Le soir : c’est là que le budget peut facilement déraper. Même dans une taverna honnête, le soir rime avec terrasse, ambiance et carte plus étoffée. Pas forcément mauvais, mais à cadrer. Fixer un budget par repas avant de s’asseoir aide à ne pas se retrouver surpris à la fin.

Budget, réservation et erreurs à éviter

Côté budget : il est difficile de donner des chiffres précis ici, les prix varient selon la saison et changent chaque année. Ce qui reste vrai : les mois de haute saison (juillet, août notamment) tirent les prix vers le haut partout sur l’île. Si vous voyagez en mai, juin ou septembre, vous aurez plus de marges pour négocier mentalement votre budget.

La réservation : pour les adresses populaires de Fira ou d’Oia, la réservation peut être utile le soir en haute saison. Pour une taverna ordinaire du midi, c’est rarement nécessaire. Ne pas y penser crée rarement un vrai problème, sauf si vous avez une adresse précise en tête.

Les erreurs classiques :

  • S’asseoir sans regarder le menu ni les prix affiché à l’entrée. En Grèce, les prix doivent être visibles. Si ce n’est pas le cas, c’est un signal.
  • Confondre "pas cher" et "mauvais". Une taverna simple peut servir une cuisine bien meilleure qu’un restaurant avec nappe blanche.
  • Remplir chaque repas d’une expérience "vue". La caldera, c’est beau une fois. Le reste du temps, un bon repas sans vue vaut largement autant.
  • Oublier que le pain et les entrées non commandées mais posés sur la table peuvent être facturés. C’est courant en Grèce, pas frauduleux, mais à surveiller.

FAQ

Est-ce qu’on peut vraiment manger pas cher à Santorin ? Oui, mais ça demande un peu d’effort. Ce n’est pas l’île la plus abordable de Grèce, loin de là. Mais elle n’est pas non plus réservée aux voyageurs avec un budget illimité. Les bons repères : s’éloigner des spots à vue, déjeuner plutôt que dîner dehors, et fréquenter les quartiers moins exposés aux flux de croisières.

Faut-il éviter complètement les restaurants de Fira ? Non. Fira a des adresses qui fonctionnent bien à des prix corrects, surtout loin des terrasses caldera. Le réflexe, c’est de s’enfoncer dans les ruelles plutôt que de rester sur l’axe principal.

Les plages du sud sont-elles vraiment moins chères ? Généralement oui, surtout pour les repas autour de Perissa et Perivolos. La concurrence entre les adresses y est plus forte, et la clientèle moins concentrée sur les croisières.

Faut-il absolument avoir un véhicule pour bien manger pas cher ? Pas forcément. Fira à pied offre déjà suffisamment d’options. Mais avoir un scooter ou une voiture ouvre des villages comme Pyrgos ou Megalochori qui sortent des circuits habituels et où les adresses sont souvent plus authentiques.

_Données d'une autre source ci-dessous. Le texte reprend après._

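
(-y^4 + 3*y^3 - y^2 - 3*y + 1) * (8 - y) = y^5 - 11*y^4 + 25*y^3 - 5*y^2 - 25*y + 8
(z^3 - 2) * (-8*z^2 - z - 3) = -8*z^5 - z^4 - 3*z^3 + 16*z^2 + 2*z + 6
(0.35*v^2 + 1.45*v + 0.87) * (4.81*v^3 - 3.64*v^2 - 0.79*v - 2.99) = 1.6835*v^5 + 5.7005*v^4 - 1.3698*v^3 - 5.3588*v^2 - 5.0228*v - 2.6013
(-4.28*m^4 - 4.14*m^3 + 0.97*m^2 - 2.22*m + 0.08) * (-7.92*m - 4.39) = 33.8976*m^5 + 51.578*m^4 + 10.4922*m^3 + 13.3241*m^2 + 9.1122*m - 0.3512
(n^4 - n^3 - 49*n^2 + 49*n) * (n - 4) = n^5 - 5*n^4 - 45*n^3 + 245*n^2 - 196*n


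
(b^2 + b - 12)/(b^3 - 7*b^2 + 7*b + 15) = (b + 4)/(b^2 - 4*b - 5)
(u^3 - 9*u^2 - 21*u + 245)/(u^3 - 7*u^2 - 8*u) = (-u^3 + 9*u^2 + 21*u - 245)/(u*(-u^2 + 7*u + 8))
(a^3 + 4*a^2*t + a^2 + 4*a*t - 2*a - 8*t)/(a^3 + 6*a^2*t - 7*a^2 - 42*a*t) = (a^3 + 4*a^2*t + a^2 + 4*a*t - 2*a - 8*t)/(a*(a^2 + 6*a*t - 7*a - 42*t))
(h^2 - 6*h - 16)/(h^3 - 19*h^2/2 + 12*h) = 2*(h + 2)/(h*(2*h - 3))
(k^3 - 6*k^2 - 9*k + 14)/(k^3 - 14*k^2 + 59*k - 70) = (k^2 + k - 2)/(k^2 - 7*k + 10)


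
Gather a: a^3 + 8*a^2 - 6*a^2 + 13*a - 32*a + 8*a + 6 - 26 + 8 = a^3 + 2*a^2 - 11*a - 12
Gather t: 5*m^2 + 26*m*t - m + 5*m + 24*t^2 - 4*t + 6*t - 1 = 5*m^2 + 4*m + 24*t^2 + t*(26*m + 2) - 1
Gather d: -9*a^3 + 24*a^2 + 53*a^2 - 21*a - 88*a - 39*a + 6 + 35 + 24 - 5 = -9*a^3 + 77*a^2 - 148*a + 60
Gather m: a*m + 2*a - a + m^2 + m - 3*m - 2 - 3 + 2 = a + m^2 + m*(a - 2) - 3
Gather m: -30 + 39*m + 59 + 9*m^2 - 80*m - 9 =9*m^2 - 41*m + 20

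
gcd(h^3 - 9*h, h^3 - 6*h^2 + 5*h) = h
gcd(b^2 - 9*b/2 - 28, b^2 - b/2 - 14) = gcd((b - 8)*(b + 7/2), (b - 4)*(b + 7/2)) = b + 7/2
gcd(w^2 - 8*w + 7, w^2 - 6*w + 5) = w - 1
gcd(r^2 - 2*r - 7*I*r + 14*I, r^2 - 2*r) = r - 2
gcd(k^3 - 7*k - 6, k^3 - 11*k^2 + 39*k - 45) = k - 3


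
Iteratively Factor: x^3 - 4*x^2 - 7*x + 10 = (x - 1)*(x^2 - 3*x - 10) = (x - 5)*(x - 1)*(x + 2)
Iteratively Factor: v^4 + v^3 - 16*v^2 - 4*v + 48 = (v + 2)*(v^3 - v^2 - 14*v + 24) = (v - 3)*(v + 2)*(v^2 + 2*v - 8) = (v - 3)*(v + 2)*(v + 4)*(v - 2)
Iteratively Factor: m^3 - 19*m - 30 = (m - 5)*(m^2 + 5*m + 6) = (m - 5)*(m + 2)*(m + 3)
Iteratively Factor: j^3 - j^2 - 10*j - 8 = (j + 2)*(j^2 - 3*j - 4) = (j - 4)*(j + 2)*(j + 1)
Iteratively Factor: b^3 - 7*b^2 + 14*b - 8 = (b - 4)*(b^2 - 3*b + 2) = (b - 4)*(b - 2)*(b - 1)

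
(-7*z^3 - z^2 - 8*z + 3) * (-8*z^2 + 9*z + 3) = 56*z^5 - 55*z^4 + 34*z^3 - 99*z^2 + 3*z + 9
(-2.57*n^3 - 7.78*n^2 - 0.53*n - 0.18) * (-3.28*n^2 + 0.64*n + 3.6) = 8.4296*n^5 + 23.8736*n^4 - 12.4928*n^3 - 27.7568*n^2 - 2.0232*n - 0.648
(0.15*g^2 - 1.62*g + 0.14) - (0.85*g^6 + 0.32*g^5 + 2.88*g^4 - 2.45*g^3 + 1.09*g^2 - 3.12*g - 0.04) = -0.85*g^6 - 0.32*g^5 - 2.88*g^4 + 2.45*g^3 - 0.94*g^2 + 1.5*g + 0.18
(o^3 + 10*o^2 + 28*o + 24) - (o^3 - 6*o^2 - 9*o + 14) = 16*o^2 + 37*o + 10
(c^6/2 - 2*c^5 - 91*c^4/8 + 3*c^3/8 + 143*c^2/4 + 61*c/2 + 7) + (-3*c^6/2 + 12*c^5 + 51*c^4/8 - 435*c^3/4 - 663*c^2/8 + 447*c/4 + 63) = -c^6 + 10*c^5 - 5*c^4 - 867*c^3/8 - 377*c^2/8 + 569*c/4 + 70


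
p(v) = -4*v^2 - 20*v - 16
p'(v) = -8*v - 20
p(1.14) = -44.00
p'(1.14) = -29.12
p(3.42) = -131.19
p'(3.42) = -47.36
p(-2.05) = 8.19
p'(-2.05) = -3.60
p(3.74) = -146.75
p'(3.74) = -49.92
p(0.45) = -25.81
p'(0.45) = -23.60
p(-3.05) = 7.79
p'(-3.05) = 4.40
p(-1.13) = 1.49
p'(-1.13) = -10.96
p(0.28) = -21.91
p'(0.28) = -22.24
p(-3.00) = 8.00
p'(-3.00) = 4.00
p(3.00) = -112.00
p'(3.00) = -44.00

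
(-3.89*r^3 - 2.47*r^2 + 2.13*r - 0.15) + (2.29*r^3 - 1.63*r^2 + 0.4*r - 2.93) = -1.6*r^3 - 4.1*r^2 + 2.53*r - 3.08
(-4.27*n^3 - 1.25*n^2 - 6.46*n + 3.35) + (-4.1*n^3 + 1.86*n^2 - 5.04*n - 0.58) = -8.37*n^3 + 0.61*n^2 - 11.5*n + 2.77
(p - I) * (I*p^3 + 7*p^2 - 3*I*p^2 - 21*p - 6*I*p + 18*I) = I*p^4 + 8*p^3 - 3*I*p^3 - 24*p^2 - 13*I*p^2 - 6*p + 39*I*p + 18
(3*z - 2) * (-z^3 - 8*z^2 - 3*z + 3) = -3*z^4 - 22*z^3 + 7*z^2 + 15*z - 6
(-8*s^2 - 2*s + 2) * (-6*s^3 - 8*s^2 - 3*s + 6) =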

Quand faut-il réserver ? En juillet et août, pour les adresses réputées le soir, c’est prudent. Le reste de la saison, une réservation la veille suffit la plupart du temps.

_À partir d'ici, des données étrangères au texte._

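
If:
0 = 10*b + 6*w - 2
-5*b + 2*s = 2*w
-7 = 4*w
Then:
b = 5/4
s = 11/8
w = -7/4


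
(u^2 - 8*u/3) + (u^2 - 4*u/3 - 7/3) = 2*u^2 - 4*u - 7/3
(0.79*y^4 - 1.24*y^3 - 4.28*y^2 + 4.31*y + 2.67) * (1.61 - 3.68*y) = -2.9072*y^5 + 5.8351*y^4 + 13.754*y^3 - 22.7516*y^2 - 2.8865*y + 4.2987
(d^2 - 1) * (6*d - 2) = 6*d^3 - 2*d^2 - 6*d + 2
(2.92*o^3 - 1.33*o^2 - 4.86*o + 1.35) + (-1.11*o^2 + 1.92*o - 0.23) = 2.92*o^3 - 2.44*o^2 - 2.94*o + 1.12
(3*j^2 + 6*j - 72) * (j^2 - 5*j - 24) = 3*j^4 - 9*j^3 - 174*j^2 + 216*j + 1728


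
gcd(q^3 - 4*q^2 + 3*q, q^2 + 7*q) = q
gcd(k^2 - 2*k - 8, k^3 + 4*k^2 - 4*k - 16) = k + 2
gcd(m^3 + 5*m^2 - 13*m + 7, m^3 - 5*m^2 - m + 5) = m - 1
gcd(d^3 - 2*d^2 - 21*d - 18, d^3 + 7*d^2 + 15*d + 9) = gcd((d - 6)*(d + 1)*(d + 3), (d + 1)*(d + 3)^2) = d^2 + 4*d + 3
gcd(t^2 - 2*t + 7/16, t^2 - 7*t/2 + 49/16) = t - 7/4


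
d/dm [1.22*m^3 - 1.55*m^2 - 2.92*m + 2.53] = 3.66*m^2 - 3.1*m - 2.92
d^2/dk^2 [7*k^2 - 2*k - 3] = 14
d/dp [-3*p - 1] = -3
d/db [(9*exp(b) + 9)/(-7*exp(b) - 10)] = -27*exp(b)/(7*exp(b) + 10)^2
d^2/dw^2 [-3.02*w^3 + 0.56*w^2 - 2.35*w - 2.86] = 1.12 - 18.12*w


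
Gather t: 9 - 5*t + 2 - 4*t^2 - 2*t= -4*t^2 - 7*t + 11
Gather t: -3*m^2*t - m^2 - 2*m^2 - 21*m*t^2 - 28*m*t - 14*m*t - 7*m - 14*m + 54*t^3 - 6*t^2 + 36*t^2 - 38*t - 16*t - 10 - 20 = -3*m^2 - 21*m + 54*t^3 + t^2*(30 - 21*m) + t*(-3*m^2 - 42*m - 54) - 30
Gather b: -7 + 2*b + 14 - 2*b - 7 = 0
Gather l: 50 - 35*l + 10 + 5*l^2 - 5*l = 5*l^2 - 40*l + 60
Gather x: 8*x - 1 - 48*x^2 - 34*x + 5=-48*x^2 - 26*x + 4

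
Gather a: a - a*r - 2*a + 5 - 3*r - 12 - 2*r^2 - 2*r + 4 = a*(-r - 1) - 2*r^2 - 5*r - 3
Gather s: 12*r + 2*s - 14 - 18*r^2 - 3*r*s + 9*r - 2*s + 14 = -18*r^2 - 3*r*s + 21*r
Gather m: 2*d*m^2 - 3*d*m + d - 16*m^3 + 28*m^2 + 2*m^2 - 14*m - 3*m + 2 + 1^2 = d - 16*m^3 + m^2*(2*d + 30) + m*(-3*d - 17) + 3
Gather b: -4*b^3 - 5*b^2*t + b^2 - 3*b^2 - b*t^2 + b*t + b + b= -4*b^3 + b^2*(-5*t - 2) + b*(-t^2 + t + 2)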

Ce qu’il faut retenir avant de partir

Manger pas cher à Santorin, c’est surtout une question d’arbitrage entre l’expérience qu’on cherche et l’argent qu’on accepte d’y mettre. La vue sur la caldera a un coût. Ce n’est pas une escroquerie, c’est juste le prix du décor.

Si vous êtes là pour l’île plutôt que pour les photos de terrasse, les options existent. Déjeuner dans une taverna locale, explorer Perissa plutôt qu’Oia pour le soir, s’autoriser un repas simple acheté à la boulangerie du matin. Le voyage n’y perd rien. Il gagne souvent en naturel.

L’essentiel reste de regarder les prix sur place avant de s’asseoir. Le reste, c’est du bon sens de voyageur.